The biggest challenge is to localize the required BS-VI equipment to make it cost-effective. We at Continental are driven by the strategy “in the market, for the market”, which means from the conceptualization to production and support thereafter, we are present to provide cost-effective solutions to OEMs. Without any compromise on quality, Continental is localising the entire value chain starting from sourcing, R&D, manufacturing and marketing to suit the customer requirements.

Opportunities

BS-VI-compliance will for obvious reasons encourage more localization across the industry. Improved on-board diagnostics which becomes a requirement to achieve lower emissions, coupled with cleaner BS-VI fuel is likely to reduce the overall maintenance costs of vehicles in the future. Bringing the industry on par with global emission & product standards will ensure that advanced technologies can easily be introduced in the country by global manufacturers. This can effectively integrate R&D activities and bring down the cost for the same.

Outlook

Continental adjusted its outlook for fiscal 2019. The main reason is the continued decline in the global production of passenger cars and light vehicles. Continental had previously expected global automobile production for 2019 to be at the same level as the previous year.

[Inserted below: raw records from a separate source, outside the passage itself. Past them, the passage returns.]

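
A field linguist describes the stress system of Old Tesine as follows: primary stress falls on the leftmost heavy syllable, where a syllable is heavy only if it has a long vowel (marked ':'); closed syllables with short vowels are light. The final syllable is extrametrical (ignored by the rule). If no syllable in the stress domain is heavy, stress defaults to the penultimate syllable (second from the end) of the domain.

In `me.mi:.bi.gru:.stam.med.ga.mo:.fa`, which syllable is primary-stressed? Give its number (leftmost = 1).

The final syllable (9, fa) is extrametrical; the stress domain is syllables 1–8.
Weights: 1 me L, 2 mi: H, 3 bi L, 4 gru: H, 5 stam L, 6 med L, 7 ga L, 8 mo: H.
Heavy syllables in the domain: 2, 4, 8. The leftmost is syllable 2 (mi:).
Primary stress: syllable 2 → me.ˈmi:.bi.gru:.stam.med.ga.mo:.fa.

2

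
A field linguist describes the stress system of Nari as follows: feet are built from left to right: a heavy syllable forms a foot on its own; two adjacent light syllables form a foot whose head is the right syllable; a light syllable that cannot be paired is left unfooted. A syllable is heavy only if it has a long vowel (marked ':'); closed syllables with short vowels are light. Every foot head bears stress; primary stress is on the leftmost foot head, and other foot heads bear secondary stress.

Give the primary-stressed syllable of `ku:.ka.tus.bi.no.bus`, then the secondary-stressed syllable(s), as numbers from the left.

Weights: 1 ku: H, 2 ka L, 3 tus L, 4 bi L, 5 no L, 6 bus L.
Parse left to right (heavy = foot alone; LL = one foot; stranded L unfooted): (ˈku:) (ka.ˈtus) (bi.ˈno) bus.
Foot heads: 1, 3, 5.
Primary stress on the leftmost head = syllable 1.
Secondary stress on 3, 5: ˈku:.ka.ˌtus.bi.ˌno.bus.

primary 1, secondary 3, 5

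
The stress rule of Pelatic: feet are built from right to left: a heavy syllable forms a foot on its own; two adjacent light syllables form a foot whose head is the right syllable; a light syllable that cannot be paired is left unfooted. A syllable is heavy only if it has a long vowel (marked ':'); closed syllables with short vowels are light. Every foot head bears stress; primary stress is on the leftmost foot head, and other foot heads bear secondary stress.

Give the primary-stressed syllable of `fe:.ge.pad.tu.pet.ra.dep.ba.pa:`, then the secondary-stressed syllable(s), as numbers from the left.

primary 1, secondary 4, 6, 8, 9

Weights: 1 fe: H, 2 ge L, 3 pad L, 4 tu L, 5 pet L, 6 ra L, 7 dep L, 8 ba L, 9 pa: H.
Parse right to left (heavy = foot alone; LL = one foot; stranded L unfooted): (ˈfe:) ge (pad.ˈtu) (pet.ˈra) (dep.ˈba) (ˈpa:).
Foot heads: 1, 4, 6, 8, 9.
Primary stress on the leftmost head = syllable 1.
Secondary stress on 4, 6, 8, 9: ˈfe:.ge.pad.ˌtu.pet.ˌra.dep.ˌba.ˌpa:.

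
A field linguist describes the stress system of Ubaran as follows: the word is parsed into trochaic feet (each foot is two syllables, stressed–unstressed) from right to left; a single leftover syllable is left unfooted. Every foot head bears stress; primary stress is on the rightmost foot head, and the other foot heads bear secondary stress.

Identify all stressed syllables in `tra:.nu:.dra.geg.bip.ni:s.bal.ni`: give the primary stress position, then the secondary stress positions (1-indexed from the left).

Parse right to left into trochaic (ˈσσ) feet: (ˈtra:.nu:) (ˈdra.geg) (ˈbip.ni:s) (ˈbal.ni).
Foot heads (stressed positions): 1, 3, 5, 7.
End Rule Rightmost: primary stress on the rightmost head = syllable 7.
Secondary stress on 1, 3, 5: ˌtra:.nu:.ˌdra.geg.ˌbip.ni:s.ˈbal.ni.

primary 7, secondary 1, 3, 5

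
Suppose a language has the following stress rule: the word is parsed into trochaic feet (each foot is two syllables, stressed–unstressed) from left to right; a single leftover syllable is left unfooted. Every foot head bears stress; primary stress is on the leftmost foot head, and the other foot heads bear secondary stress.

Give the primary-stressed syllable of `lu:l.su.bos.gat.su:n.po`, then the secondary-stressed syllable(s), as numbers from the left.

primary 1, secondary 3, 5

Parse left to right into trochaic (ˈσσ) feet: (ˈlu:l.su) (ˈbos.gat) (ˈsu:n.po).
Foot heads (stressed positions): 1, 3, 5.
End Rule Leftmost: primary stress on the leftmost head = syllable 1.
Secondary stress on 3, 5: ˈlu:l.su.ˌbos.gat.ˌsu:n.po.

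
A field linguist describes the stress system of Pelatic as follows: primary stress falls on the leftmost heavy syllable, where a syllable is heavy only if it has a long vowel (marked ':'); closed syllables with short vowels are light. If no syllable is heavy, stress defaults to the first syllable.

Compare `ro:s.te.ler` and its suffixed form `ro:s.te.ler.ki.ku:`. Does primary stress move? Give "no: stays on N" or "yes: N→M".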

According to the latest developments in global automobile production, the Dax company now expects a decline of around 5 per cent for the full year. Furthermore, there are indications of unexpected changes in customer demand as well as potential warranty claims in the Automotive Group in the second half of the year. The causes of these potential warranty costs and the corresponding amounts are not clarified at this point in time. The sales forecast adjusted for the aforementioned reasons and which is based on a stable exchange-rate trend compared with the first half of 2019 is now around €44 to 45 billion. Accordingly, the adjusted EBIT margin for the full year is expected to be around 7 to 7.5 per cent.